С улицы на набережную. Полиция перестала бить людей и начала собирать с улицы трофеи, но теперь в деле русские — и многие смотрят прямо на Ленитропа. По удачному стечению обстоятельств, примерно тут и появляется девушка из кафе, берет его за руку и тянет за собой.
— На вас ордер.
— Чего? Им все неплохо удается и без волокиты.

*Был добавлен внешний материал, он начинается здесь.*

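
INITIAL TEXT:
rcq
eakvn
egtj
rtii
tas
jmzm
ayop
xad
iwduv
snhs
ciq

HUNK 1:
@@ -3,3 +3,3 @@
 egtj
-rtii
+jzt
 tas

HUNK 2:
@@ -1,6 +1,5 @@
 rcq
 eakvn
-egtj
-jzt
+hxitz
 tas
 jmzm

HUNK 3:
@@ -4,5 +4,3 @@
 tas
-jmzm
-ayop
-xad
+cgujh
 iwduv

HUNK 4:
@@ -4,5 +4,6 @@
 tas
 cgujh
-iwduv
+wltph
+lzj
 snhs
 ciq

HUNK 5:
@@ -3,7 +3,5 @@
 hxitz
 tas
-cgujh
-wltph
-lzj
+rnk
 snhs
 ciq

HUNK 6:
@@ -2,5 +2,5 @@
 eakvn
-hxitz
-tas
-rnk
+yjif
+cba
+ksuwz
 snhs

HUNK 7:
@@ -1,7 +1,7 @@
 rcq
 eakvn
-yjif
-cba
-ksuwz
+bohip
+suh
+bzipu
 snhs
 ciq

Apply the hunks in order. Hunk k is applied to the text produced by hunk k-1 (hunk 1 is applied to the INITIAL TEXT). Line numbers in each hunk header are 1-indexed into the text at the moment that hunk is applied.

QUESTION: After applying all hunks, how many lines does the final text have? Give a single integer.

Hunk 1: at line 3 remove [rtii] add [jzt] -> 11 lines: rcq eakvn egtj jzt tas jmzm ayop xad iwduv snhs ciq
Hunk 2: at line 1 remove [egtj,jzt] add [hxitz] -> 10 lines: rcq eakvn hxitz tas jmzm ayop xad iwduv snhs ciq
Hunk 3: at line 4 remove [jmzm,ayop,xad] add [cgujh] -> 8 lines: rcq eakvn hxitz tas cgujh iwduv snhs ciq
Hunk 4: at line 4 remove [iwduv] add [wltph,lzj] -> 9 lines: rcq eakvn hxitz tas cgujh wltph lzj snhs ciq
Hunk 5: at line 3 remove [cgujh,wltph,lzj] add [rnk] -> 7 lines: rcq eakvn hxitz tas rnk snhs ciq
Hunk 6: at line 2 remove [hxitz,tas,rnk] add [yjif,cba,ksuwz] -> 7 lines: rcq eakvn yjif cba ksuwz snhs ciq
Hunk 7: at line 1 remove [yjif,cba,ksuwz] add [bohip,suh,bzipu] -> 7 lines: rcq eakvn bohip suh bzipu snhs ciq
Final line count: 7

Answer: 7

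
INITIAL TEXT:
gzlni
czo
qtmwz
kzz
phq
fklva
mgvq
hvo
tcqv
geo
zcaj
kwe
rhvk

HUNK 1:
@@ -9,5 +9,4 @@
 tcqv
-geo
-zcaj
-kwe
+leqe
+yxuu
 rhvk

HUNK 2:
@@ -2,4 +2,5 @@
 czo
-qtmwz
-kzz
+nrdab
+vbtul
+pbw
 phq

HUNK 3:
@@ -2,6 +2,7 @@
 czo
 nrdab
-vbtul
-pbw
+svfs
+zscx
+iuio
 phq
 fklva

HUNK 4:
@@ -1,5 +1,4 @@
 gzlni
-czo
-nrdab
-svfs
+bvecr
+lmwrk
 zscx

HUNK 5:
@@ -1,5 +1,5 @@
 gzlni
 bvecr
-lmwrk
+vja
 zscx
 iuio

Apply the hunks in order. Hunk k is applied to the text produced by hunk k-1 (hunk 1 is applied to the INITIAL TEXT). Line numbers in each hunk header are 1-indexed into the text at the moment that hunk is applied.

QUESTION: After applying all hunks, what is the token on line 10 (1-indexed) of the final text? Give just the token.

Answer: tcqv

Derivation:
Hunk 1: at line 9 remove [geo,zcaj,kwe] add [leqe,yxuu] -> 12 lines: gzlni czo qtmwz kzz phq fklva mgvq hvo tcqv leqe yxuu rhvk
Hunk 2: at line 2 remove [qtmwz,kzz] add [nrdab,vbtul,pbw] -> 13 lines: gzlni czo nrdab vbtul pbw phq fklva mgvq hvo tcqv leqe yxuu rhvk
Hunk 3: at line 2 remove [vbtul,pbw] add [svfs,zscx,iuio] -> 14 lines: gzlni czo nrdab svfs zscx iuio phq fklva mgvq hvo tcqv leqe yxuu rhvk
Hunk 4: at line 1 remove [czo,nrdab,svfs] add [bvecr,lmwrk] -> 13 lines: gzlni bvecr lmwrk zscx iuio phq fklva mgvq hvo tcqv leqe yxuu rhvk
Hunk 5: at line 1 remove [lmwrk] add [vja] -> 13 lines: gzlni bvecr vja zscx iuio phq fklva mgvq hvo tcqv leqe yxuu rhvk
Final line 10: tcqv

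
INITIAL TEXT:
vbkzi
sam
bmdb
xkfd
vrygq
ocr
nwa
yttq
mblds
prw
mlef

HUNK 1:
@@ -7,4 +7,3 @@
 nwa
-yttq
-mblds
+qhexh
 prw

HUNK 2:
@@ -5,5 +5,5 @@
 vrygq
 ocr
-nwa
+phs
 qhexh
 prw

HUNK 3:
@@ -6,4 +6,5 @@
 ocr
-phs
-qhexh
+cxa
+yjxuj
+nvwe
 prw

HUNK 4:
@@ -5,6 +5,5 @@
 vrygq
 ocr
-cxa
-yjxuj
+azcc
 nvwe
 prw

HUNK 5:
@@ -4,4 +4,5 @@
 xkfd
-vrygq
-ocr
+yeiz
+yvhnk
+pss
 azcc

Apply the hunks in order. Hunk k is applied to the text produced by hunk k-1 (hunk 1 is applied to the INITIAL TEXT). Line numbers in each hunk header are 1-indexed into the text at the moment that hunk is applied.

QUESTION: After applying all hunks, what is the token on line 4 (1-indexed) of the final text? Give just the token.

Answer: xkfd

Derivation:
Hunk 1: at line 7 remove [yttq,mblds] add [qhexh] -> 10 lines: vbkzi sam bmdb xkfd vrygq ocr nwa qhexh prw mlef
Hunk 2: at line 5 remove [nwa] add [phs] -> 10 lines: vbkzi sam bmdb xkfd vrygq ocr phs qhexh prw mlef
Hunk 3: at line 6 remove [phs,qhexh] add [cxa,yjxuj,nvwe] -> 11 lines: vbkzi sam bmdb xkfd vrygq ocr cxa yjxuj nvwe prw mlef
Hunk 4: at line 5 remove [cxa,yjxuj] add [azcc] -> 10 lines: vbkzi sam bmdb xkfd vrygq ocr azcc nvwe prw mlef
Hunk 5: at line 4 remove [vrygq,ocr] add [yeiz,yvhnk,pss] -> 11 lines: vbkzi sam bmdb xkfd yeiz yvhnk pss azcc nvwe prw mlef
Final line 4: xkfd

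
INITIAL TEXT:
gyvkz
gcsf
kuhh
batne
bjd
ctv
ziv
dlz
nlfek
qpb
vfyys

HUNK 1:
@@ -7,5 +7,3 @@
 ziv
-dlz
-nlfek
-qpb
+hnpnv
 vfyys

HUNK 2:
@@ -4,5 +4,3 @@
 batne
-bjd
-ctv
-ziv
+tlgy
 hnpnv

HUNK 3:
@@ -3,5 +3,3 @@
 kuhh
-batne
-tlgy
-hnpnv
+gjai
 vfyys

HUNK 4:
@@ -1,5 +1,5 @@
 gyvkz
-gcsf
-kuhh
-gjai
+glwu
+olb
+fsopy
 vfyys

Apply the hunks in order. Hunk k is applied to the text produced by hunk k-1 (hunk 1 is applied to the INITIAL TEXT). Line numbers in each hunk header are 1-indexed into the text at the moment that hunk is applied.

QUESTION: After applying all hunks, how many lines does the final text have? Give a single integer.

Answer: 5

Derivation:
Hunk 1: at line 7 remove [dlz,nlfek,qpb] add [hnpnv] -> 9 lines: gyvkz gcsf kuhh batne bjd ctv ziv hnpnv vfyys
Hunk 2: at line 4 remove [bjd,ctv,ziv] add [tlgy] -> 7 lines: gyvkz gcsf kuhh batne tlgy hnpnv vfyys
Hunk 3: at line 3 remove [batne,tlgy,hnpnv] add [gjai] -> 5 lines: gyvkz gcsf kuhh gjai vfyys
Hunk 4: at line 1 remove [gcsf,kuhh,gjai] add [glwu,olb,fsopy] -> 5 lines: gyvkz glwu olb fsopy vfyys
Final line count: 5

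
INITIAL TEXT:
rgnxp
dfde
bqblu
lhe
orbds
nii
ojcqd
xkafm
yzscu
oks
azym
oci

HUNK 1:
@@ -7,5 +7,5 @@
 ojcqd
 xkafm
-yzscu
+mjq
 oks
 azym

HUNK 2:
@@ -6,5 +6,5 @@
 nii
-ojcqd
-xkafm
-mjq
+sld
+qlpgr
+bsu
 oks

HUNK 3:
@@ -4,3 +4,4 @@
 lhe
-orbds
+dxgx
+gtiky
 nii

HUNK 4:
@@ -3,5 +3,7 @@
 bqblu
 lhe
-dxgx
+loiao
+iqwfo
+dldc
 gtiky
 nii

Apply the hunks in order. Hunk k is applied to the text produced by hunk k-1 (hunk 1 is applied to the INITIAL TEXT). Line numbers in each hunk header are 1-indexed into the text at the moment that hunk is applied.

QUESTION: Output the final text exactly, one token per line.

Answer: rgnxp
dfde
bqblu
lhe
loiao
iqwfo
dldc
gtiky
nii
sld
qlpgr
bsu
oks
azym
oci

Derivation:
Hunk 1: at line 7 remove [yzscu] add [mjq] -> 12 lines: rgnxp dfde bqblu lhe orbds nii ojcqd xkafm mjq oks azym oci
Hunk 2: at line 6 remove [ojcqd,xkafm,mjq] add [sld,qlpgr,bsu] -> 12 lines: rgnxp dfde bqblu lhe orbds nii sld qlpgr bsu oks azym oci
Hunk 3: at line 4 remove [orbds] add [dxgx,gtiky] -> 13 lines: rgnxp dfde bqblu lhe dxgx gtiky nii sld qlpgr bsu oks azym oci
Hunk 4: at line 3 remove [dxgx] add [loiao,iqwfo,dldc] -> 15 lines: rgnxp dfde bqblu lhe loiao iqwfo dldc gtiky nii sld qlpgr bsu oks azym oci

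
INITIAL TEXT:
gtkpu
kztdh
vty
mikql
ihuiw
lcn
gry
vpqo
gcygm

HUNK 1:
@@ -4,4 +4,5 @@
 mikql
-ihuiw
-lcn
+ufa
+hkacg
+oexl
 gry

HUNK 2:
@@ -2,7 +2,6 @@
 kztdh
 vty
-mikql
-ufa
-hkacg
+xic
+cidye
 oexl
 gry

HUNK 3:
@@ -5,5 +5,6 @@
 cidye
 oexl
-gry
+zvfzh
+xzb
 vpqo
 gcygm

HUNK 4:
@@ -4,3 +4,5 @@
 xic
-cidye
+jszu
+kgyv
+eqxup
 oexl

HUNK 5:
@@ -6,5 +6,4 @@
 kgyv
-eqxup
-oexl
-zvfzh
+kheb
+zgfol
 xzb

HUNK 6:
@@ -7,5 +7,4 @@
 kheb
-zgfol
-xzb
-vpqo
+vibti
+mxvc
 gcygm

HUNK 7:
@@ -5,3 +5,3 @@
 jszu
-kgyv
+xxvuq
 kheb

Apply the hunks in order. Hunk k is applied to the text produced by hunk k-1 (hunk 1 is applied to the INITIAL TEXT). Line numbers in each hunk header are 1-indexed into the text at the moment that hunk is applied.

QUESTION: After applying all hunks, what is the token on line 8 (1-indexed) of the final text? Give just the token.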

— Русские нашли вашу форму. Думают, вы дезертир.
— И не ошибаются.
Она ведет Ленитропа к себе домой, прямо в его свинском наряде. Как ее зовут, он так и не понял. Ей лет семнадцать, светловолосая, юное лицо, легко ранить. Они ложатся за простыню в пятнах спермы, прибитую к потолку, очень тесно на узкой кровати с лакированными столбиками. Мать шинкует репу на кухне. Их сердца колотятся, его — из-за опасности, ее — из-за Ленитропа. Она рассказывает, как жили ее родители, отец — печатник, женился, пока скитался подмастерьем, а скитанья его растянулись уже на десять лет, никаких известий о нем с 42-го — тогда они получили записку из Нойкёльна, где он на ночь кинул кости у друга. Вечно у друга какого-нибудь, бог знает, в скольких подсобках, печатнях, депо проводил он свои одинокие ночи, дрожа, завернувшись в старые номера «Die Welt am Montag»
[332]
, уверенный хотя бы в крыше над головой, как и прочие в Buchdrucherverband
[333]
, частенько — в пище, почти наверняка — в каких-нибудь неприятностях с полицией, если визит затянется, — хороший у них был союз. Поддерживали традиции германских «шатунов» из ИРМ
[334]
, у Гитлера на поводу не пошли, хотя остальные союзы взяли под козырек. В Ленитропе эта история бередит пуританские надежды на Слово, Слово, ставшее чернилами типографа, обитающее вместе с антителами и закованным в железа дыханьем в крови доброго малого, хотя Мир ему всегда будет Миром в Понедельник — холодное лезвие вечно будет отчекрыживать любую паршивую иллюзию комфорта, буржуазией принимаемую за реальность… печатал ли он листовки против безумия своей страны? сцапали ль его, избили ль, убили? У нее остался его снимок из отпуска где-то в Баварии, с водопадами, белыми вершинами, загорелое лицо без возраста, тирольская шляпа, широкие подтяжки, ноги напружинены — сорваться и бежать: образ остановлен, сохранен, только так его и могли удержать на бегу из комнаты в комнату холодных красных пригородов, одну фармазонскую ночь за другой… так фартучно, по-кухонному они по вечерам или пустыми днями приходят изучать Δx и Δу его бродяжьего духа, что вечно на бегу, — присматриваться, как изменялся он внутри гильотинного падения затвора фотокамеры, что слышал в паденье воды, текучей вечно, как и он сам, в утерянном молчанье у него за спиной, уже за спиной.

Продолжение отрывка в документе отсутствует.